Comme l’explique Gil Guerra, analyste au Niskanen Center, le droit du sol « a favorisé l’assimilation en donnant aux gens nés ici un sentiment immédiat d’appartenance » et « impose aux enfants d’immigrés la responsabilité de se considérer comme des Américains et d’être patriotes ». Un atout majeur pour la cohésion d’un pays réputé pour l’attachement de ses citoyens au drapeau.
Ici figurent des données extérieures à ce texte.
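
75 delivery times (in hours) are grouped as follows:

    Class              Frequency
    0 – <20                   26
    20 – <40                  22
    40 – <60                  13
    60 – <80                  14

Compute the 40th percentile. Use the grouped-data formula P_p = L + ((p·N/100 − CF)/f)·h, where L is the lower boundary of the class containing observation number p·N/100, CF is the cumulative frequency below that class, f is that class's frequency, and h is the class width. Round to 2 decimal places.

23.64

N = 75; target position k = 40/100 · 75 = 30.
Cumulative frequencies: 26, 48, 61, 75.
Observation 30 falls in the class 20 – <40.
L = 20, CF = 26, f = 22, h = 20.
P40 = 20 + ((30 − 26)/22)·20 = 20 + 3.63636 = 23.6364.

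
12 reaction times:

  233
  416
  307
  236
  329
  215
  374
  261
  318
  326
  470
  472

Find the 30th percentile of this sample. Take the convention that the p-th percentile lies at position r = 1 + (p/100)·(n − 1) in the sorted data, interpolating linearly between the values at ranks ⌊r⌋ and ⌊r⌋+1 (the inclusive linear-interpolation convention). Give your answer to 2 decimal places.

274.80

Sorted: 215, 233, 236, 261, 307, 318, 326, 329, 374, 416, 470, 472.
n = 12.
r = 1 + (30/100)·(12 − 1) = 1 + 3.3 = 4.3.
Rank 4 is 261 and rank 5 is 307.
Interpolate: 261 + 0.3·(307 − 261) = 261 + 0.3·46 = 274.8.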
Un décret qui divise et inquiète
En ordonnant de revenir sur ce droit, Donald Trump s’attaque donc à un symbole de l’Amérique. Son décret interdirait de délivrer des documents officiels aux enfants nés de mères en situation irrégulière ou de passage, et dont le père n’a pas la citoyenneté ou la résidence permanente. Une mesure jugée discriminatoire par ses opposants.
Au-delà des vives polémiques suscitées, c’est un véritable séisme pour des millions de personnes. Comme le souligne Aaron Reichlin-Melnick de l’American Immigration Council, le décret ne toucherait pas seulement les enfants d’immigrés mais compliquerait la vie de tous : « Avant, tout ce dont vous aviez besoin était un acte de naissance prouvant que vous êtes né ici. Maintenant, vous devez présenter de nombreux documents sur votre ascendance et la citoyenneté de vos parents ».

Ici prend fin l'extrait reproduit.